Reputation: 14614
I have used AWS Comprehend to train an NLP model. The prediction on the test set runs successfully, but the output file has more rows than the input:
input: 1000 rows
output: 2082 rows
Output looks like this:
predictions.json <...>
{"File": "test.csv", "Line": "0", "Classes": [{"Name": "No", "Score": 0.7022}, {"Name": "Yes", "Score": 0.2892}, {"Name": "tag", "Score": 0.0086}]}
{"File": "test.csv", "Line": "1", "Classes": [{"Name": "No", "Score": 0.6252}, {"Name": "Yes", "Score": 0.3747}, {"Name": "tag", "Score": 0.0001}]}
{"File": "test.csv", "Line": "2", "Classes": [{"Name": "No", "Score": 0.9295}, {"Name": "Yes", "Score": 0.0705}, {"Name": "tag", "Score": 0.0}]}
{"File": "test.csv", "Line": "3", "Classes": [{"Name": "No", "Score": 0.5247}, {"Name": "Yes", "Score": 0.4753}, {"Name": "tag", "Score": 0.0}]}
...
{"File": "test.csv", "Line": "2080", "Classes": [{"Name": "No", "Score": 0.8528}, {"Name": "Yes", "Score": 0.1471}, {"Name": "tag", "Score": 0.0001}]}
{"File": "test.csv", "Line": "2081", "Classes": [{"Name": "No", "Score": 0.5318}, {"Name": "Yes", "Score": 0.4682}, {"Name": "tag", "Score": 0.0}]}
Can anyone help me on how to use the output?
Upvotes: 0
Views: 613
Reputation: 1
In my case, besides UTF-8 it was also the presence of carriage return \r
in the text.
Upvotes: 0
Reputation: 859
I faced the same issue.
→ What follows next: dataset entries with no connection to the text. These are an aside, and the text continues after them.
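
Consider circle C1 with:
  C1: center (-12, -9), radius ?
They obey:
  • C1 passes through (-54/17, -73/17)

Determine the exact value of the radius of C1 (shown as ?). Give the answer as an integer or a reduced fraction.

10

1. [C1∋P]  r_C1² − 100 = 0  ⇒  r_C1 = 10 (r>0 drops 1)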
In my case the error was because the prediction file (Test.csv in your case) was not in the specified encoding. AWS Comprehend requires - "UTF-8" Encoding.
AWS Docs Link
Upvotes: 2
Reputation: 320
One option is to split each sentence in a different file and use the whole folder as test set, fixing the option:
"InputFormat": "ONE_DOC_PER_FILE"
Other options is try to find how many '/n' are there in the dataset, the error could be this one.
Upvotes: 0